Noch im Frühjahr waren die Blauen – damals freilich noch in der Regierung – öffentlich auf maximale Distanz zu den Identitären bedacht. (Allerdings konnten zahlreiche personelle Verflechtungen aufgedeckt werden.) Nun warnt Hofer angesichts eines möglichen Verbots der Identitären vor einer "Gesinnungsdiktatur". Die FPÖ sieht sich dabei auf einer Linie mit Bundespräsident Alexander Van der Bellen und Justizminister Clemens Jabloner.
Gemeinsamkeiten
Bei der Migrationspolitik waren sich Türkis und Blau in ihren eineinhalb Jahren gemeinsamer Regierung weitgehend einig.
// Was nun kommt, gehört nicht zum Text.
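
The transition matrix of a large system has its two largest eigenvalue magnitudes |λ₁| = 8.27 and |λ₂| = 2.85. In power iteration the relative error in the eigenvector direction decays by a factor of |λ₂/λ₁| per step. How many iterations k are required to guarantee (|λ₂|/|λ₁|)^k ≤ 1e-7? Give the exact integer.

|λ₂/λ₁| = 2.85/8.27 = 0.34462
Need k ≥ ln(1e-7) / ln(0.34462) = -16.1181 / -1.0653 ≈ 15.130
Smallest integer k satisfying the bound: 16

16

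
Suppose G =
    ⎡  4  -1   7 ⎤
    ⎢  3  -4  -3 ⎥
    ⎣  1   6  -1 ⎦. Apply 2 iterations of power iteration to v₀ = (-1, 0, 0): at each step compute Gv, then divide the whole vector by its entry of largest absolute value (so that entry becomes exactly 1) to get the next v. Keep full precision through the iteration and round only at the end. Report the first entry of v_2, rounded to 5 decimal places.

0.95238

Gv0 = (-4.000000, -3.000000, -1.000000); divide by -4.000000 → v1 = (1.000000, 0.750000, 0.250000)
Gv1 = (5.000000, -0.750000, 5.250000); divide by 5.250000 → v2 = (0.952381, -0.142857, 1.000000)
Requested entry of v2: -20/-21 = 0.95238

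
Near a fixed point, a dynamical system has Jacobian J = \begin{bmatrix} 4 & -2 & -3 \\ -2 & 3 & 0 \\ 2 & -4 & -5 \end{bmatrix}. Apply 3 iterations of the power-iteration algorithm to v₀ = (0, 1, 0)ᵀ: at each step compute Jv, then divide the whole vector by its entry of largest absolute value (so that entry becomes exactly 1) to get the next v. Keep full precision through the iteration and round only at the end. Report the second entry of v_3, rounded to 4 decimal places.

-0.5658

Jv0 = (-2.00000, 3.00000, -4.00000); divide by -4.00000 → v1 = (0.50000, -0.75000, 1.00000)
Jv1 = (0.50000, -3.25000, -1.00000); divide by -3.25000 → v2 = (-0.15385, 1.00000, 0.30769)
Jv2 = (-3.53846, 3.30769, -5.84615); divide by -5.84615 → v3 = (0.60526, -0.56579, 1.00000)
Requested entry of v3: 43/-76 = -0.5658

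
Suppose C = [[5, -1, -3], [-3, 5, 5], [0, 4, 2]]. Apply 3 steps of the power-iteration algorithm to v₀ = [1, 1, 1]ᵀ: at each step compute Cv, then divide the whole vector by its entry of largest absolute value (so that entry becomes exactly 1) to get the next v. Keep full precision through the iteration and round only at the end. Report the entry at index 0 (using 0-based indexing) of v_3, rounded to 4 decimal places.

-0.4947

Cv0 = (1.00000, 7.00000, 6.00000); divide by 7.00000 → v1 = (0.14286, 1.00000, 0.85714)
Cv1 = (-2.85714, 8.85714, 5.71429); divide by 8.85714 → v2 = (-0.32258, 1.00000, 0.64516)
Cv2 = (-4.54839, 9.19355, 5.29032); divide by 9.19355 → v3 = (-0.49474, 1.00000, 0.57544)
Requested entry of v3: -282/570 = -0.4947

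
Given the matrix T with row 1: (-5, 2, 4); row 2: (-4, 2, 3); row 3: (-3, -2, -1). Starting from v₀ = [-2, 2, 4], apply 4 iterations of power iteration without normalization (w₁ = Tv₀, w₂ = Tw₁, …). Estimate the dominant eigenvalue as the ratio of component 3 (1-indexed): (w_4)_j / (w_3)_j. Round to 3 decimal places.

0.122

w1 = Tv₀ = ((-5)·(-2) + 2·2 + 4·4; (-4)·(-2) + 2·2 + 3·4; (-3)·(-2) + (-2)·2 + (-1)·4) = (30, 24, -2)
w2 = Tw1 = ((-5)·30 + 2·24 + 4·(-2); (-4)·30 + 2·24 + 3·(-2); (-3)·30 + (-2)·24 + (-1)·(-2)) = (-110, -78, -136)
w3 = Tw2 = (-150, -124, 622)
w4 = Tw3 = (2990, 2218, 76)
Ratio at component: 76 / 622 = 0.122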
ÖVP-Obmann Kurz will an seinem Kurs festhalten, wie er erst am Dienstag betonte. Die Gesellschaft habe sich durch Migration und Zuwanderung "massiv" verändert, sagte er. Dass Kurz und Ex-Wirtschaftsministerin Margarethe Schramböck mittlerweile eine "pragmatische Lösung" für die rund 900 Asylwerber in Lehre wollen, hat die FPÖ zwar verurteilt, würde die Partei aber wohl verschmerzen.
Auch in vielen anderen Fragen würden sich ÖVP und FPÖ inhaltlich finden können: Sowohl bei einer besseren Dotierung des Bundesheers als auch beim Versprechen keiner neuen Steuern wird man sich schnell einig werden. Für das Nein zu einem Ausländerwahlrecht, wie es die Neos fordern, gilt das ohnehin.